Halcourt’s head snapped up, his gaze meeting Andrew’s. “I do not know what you are talking about,” he repeated wit
h a nod, before looking down again at the papers.
Andrew swore under his breath but knew it was not the time to dwell on Luke’s nefarious activities with Halcourt. One problem at a time.
Noon turned to one, then to two, then three o’clock in the afternoon chimed in the hall. A constant stream of women were in and out of the first floor drawing rooms, nosy and eager for information about Clara. So far, as best Andrew could tell, her abduction was not known throughout the ton, but her absences had been noted. Not only at the church earlier in the day, but now when she failed to appear. Some were calling her cowardly. Some assumed she’d already taken off out of town.

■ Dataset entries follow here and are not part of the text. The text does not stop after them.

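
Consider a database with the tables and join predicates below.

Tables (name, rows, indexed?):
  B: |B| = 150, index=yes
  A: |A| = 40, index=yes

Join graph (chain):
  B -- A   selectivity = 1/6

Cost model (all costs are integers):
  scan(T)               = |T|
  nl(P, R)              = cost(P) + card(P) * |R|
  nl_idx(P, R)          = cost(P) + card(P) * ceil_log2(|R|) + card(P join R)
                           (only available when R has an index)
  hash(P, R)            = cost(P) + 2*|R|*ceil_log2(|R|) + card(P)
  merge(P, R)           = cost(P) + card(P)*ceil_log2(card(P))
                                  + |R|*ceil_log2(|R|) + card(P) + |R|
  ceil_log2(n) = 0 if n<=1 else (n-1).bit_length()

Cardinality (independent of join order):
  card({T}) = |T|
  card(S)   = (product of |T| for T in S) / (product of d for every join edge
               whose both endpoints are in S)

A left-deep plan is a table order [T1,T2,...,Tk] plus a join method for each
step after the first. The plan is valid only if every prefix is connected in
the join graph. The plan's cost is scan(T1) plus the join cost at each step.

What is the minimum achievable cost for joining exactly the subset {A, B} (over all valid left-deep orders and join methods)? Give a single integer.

Selinger DP over subsets of {A,B}:
  {B}: scan cost=150, card=150
  {A}: scan cost=40, card=40
  {AB}: card=1000; try (A,hash)→780, (B,nl_idx)→1360, (B,merge)→1670, (A,merge)→1780, (A,nl_idx)→2050, (B,hash)→2480 …(+2); best=780 via (A,hash)

780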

“Most of the gossip focuses on cold feet,” Sarah informed him, taking a momentary break from fending off the gossiping hordes. “Since you have not run off towards Scotland in pursuit, people have surmised she did not toss you over for someone else. Though that is the most preferred explanation.”
“Thank you, Sarah,” Andrew said. “For handling that aspect of this.”
Sarah shrugged. “It is no bother. I’d rather the ton had the facts straight this time instead of spinning stories to fit their own narrative.”
“And what have you told them?”
“That Clara was simply ill,” Sarah replied. “Norah was ill last week, so we’ve told everyone Clara unfortunately has caught the same malady but should recover soon. And is most eager to marry you once she is well.”
Andrew nodded and looked away from his sister.
Sarah stepped closer, squeezing his hand. “She is eager to marry you, Andrew. Just you wait and see.”
Andrew felt helpless. He had failed miserably, unable to keep her safe from her brother after all. And now, he was unable to do anything to help. Halcourt insisted he remain at Bradstone House in the event another note were to arrive, changing the demands.
Patrick arrived just after four in the afternoon, having done a search of Morton House in Mayfair, and also riding out to a closer estate, both to no avail.